Folgt die Aufnahme leicht verdaulicher Lebensmittel erst nach dem Verzehr schwer verdaulicher Lebensmittel, so liegen diese in unserem Verdauungstrakt obenauf und beginnen, zu gären. Diese Gärungsprozesse sind es, die unserem Bauch zu schaffen machen und die verschiedenen Beschwerden begünstigen. Je kürzer die Verdauungszeit, desto empfehlenswerter ist es also, das jeweilige Produkt zu Beginn einer Mahlzeit zu sich zu nehmen. Andersherum sollten Lebensmittel mit einer langen Verdauungszeit erst zum Schluss einer Mahlzeit gegessen werden.

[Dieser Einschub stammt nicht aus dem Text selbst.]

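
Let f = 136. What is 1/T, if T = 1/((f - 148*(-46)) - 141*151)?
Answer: -14347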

Zu dieser Tabelle auch noch eine kleine Anmerkung am Rande: Diese Übersicht macht gut deutlich, dass es insbesondere tierische Produkte sind, die viel mehr Zeit benötigen, um verdaut zu werden. Ich finde, dass allein aus dieser Tatsache sehr schön abgeleitet werden kann, dass diese „Nahrungsmittel“ naturgemäß nicht unbedingt als Nahrung für den Menschen vorgesehen sind…hier darf sich wieder jeder sein eigenes Bild machen 🙂

Nachfolgend nun noch einige Tipps, die ich als sehr hilfreich empfand, um Beschwerden durch falsche Nahrungsmittelkombinationen zu vermeiden:

  • Bevorzuge Mahlzeiten, die aus wenigen Lebensmitteln bestehen – dadurch reduzierst du das Risiko, ungünstige Nahrungsmittel miteinander zu kombinieren
  • Sofern deine Mahlzeit aus vielen unterschiedlichen Gängen besteht, achte unbedingt auf die Reihenfolge, in der du sie zu dir nimmst
  • Kombiniere Milchprodukte niemals mit Obst! Die Kombination aus Milchprodukten und Obst führt ebenfalls zu Gärungsprozessen im Körper. Joghurt mit frischem Obst habe ich früher oft und gerne gegessen – wären da nicht jedes Mal die quälenden Bauchschmerzen nach dem Frühstück gewesen…
  • Warte nach einer Obstmahlzeit mindestens 15 (besser 30) Minuten, bis du etwas anderes isst
  • Versuche, während der Nahrungsaufnahme möglichst nichts zu trinken, um die Verdauung nicht durch verdünnte Verdauungssäfte zu behindern

Aus schlechten Nahrungsmittelkombinationen, die wir immer wieder zu uns nehmen und die unseren Körper dauerhaft belasten, können, neben unangenehmen Beschwerden im Verdauungstrakt, sogar sehr ernste Krankheiten entstehen. Diesem Thema sollten wir also unbedingt mehr Aufmerksamkeit schenken, um unser Wohlbefinden nicht zu gefährden, bzw. um bereits bestehende Beschwerden in diesem Bereich zu lindern.